Publishers often express concerns about the programmatic open market, but Bloomberg Media took a more decisive step recently. The company said it would stop serving open-market third-party programmatic display advertising on its website and mobile app when the new year begins.
Publishers, advertisers and ad-tech players should pay attention to this development because it validates concerns and signals where the rest of the supply side is heading: Publishers are going to move away from the programmatic open market and double down on direct sales capabilities.
Bloomberg cited the user experience and brand safety concerns as the main driver of its decision.
Publishers generally use the programmatic open market to fulfill remnant inventory—media they have not sold upfront through direct sales. This comes with some financial benefit, eliminating unused media, but it also comes at the cost of exposing the publisher to advertisers with whom it might not prefer to do business.
Letting a wide array of advertisers onto a site potentially compromises the user experience. For example, readers of a premium site like Bloomberg or the New York Times may not want to see ads for quick fat loss schemes or dubious supplements. This infringement on UX can then scare off not only readers but also advertisers who do not want to be associated with bad or disreputable actors.
Open-market targeting also comes with privacy concerns.
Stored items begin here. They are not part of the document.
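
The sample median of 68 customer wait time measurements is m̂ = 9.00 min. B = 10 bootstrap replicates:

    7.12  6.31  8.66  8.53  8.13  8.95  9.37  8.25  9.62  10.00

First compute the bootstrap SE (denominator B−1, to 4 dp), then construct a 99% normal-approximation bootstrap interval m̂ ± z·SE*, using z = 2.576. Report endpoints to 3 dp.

(6.102, 11.898)

Mean of replicates = 8.4940; sum of squared deviations = 11.3898; SE* = √(11.3898/9) = 1.1250
Margin = 2.576 × 1.1250 = 2.8980
Interval: 9.00 ± 2.8980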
The programmatic open market has historically relied on third-party audience data, especially from technologies like the third-party cookie. By relying on it, publishers allowed ad targeting on their site to be dictated by often probabilistic, inaccurate data culled and monetized without consumer knowledge. These practices risk undermining the reputation of the publisher and even introducing regulatory exposure.
Finally, while selling remnant inventory is a strong use case for the programmatic open market, relying too much on it as a fail-safe can lure publishers into a sense of complacency that takes away from needed attention to a much more lucrative sales channel over which the publisher has more control: direct. By leaning away from the open market and into direct, publishers can regain control over the advertisers with whom they do business, resolve privacy concerns and protect the user experience.
For publishers, giving up the open market may introduce short-term challenges such as a loss in revenue earned from remnant inventory. But for those, like Bloomberg, prepared to handle those losses, a renewed focus on direct sales can bring greater and happier readership, unencumbered by low quality ads as well as the high-value advertisers who want to reach that audience.
The key for publishers is to set up the infrastructure required to reach premium advertisers at scale, thereby fueling a strong direct sales operation. This means building out the ad products and salesforce required to execute programmatic guaranteed and private marketplace transactions. It also means displaying direct products, inventory and pricing at scale to increase competition for them among premium buyers.
It’s this pursuit of scale that has led many publishers to depend on the open market—but the same can be accomplished via direct with the proper technology and personnel.
Advertisers should welcome premium publishers’ shift away from the open market. A focus on direct sales offers advertisers preferred deal conditions such as guaranteed impressions and greater transparency into audiences.
The dip in programmatic transactions with obscure buyers should also assure advertisers that, when they buy from publishers who focus on direct, they are buying high quality media in a trusted content environment. Their ad will not show up next to spam or unseemly content.
But for advertisers to take full advantage of what will become an industry-wide movement toward direct deals, they need to ensure their media buying partners, such as agencies and DSPs, have the power to discover and transact at scale on premium inventory that is only being sold via direct channels—this should become a common question for advertisers to pose when vetting media partners. Gaining access to that inventory will be especially crucial on hot channels like CTV.
The digital media industry has been transforming, opting to sacrifice the easy scale of the programmatic open market in favor of brand safety, premium deal conditions and first-party audience relationships. Bloomberg’s move is one big step in that direction. Publishers and advertisers should expect the rest of the industry to follow—and prepare accordingly.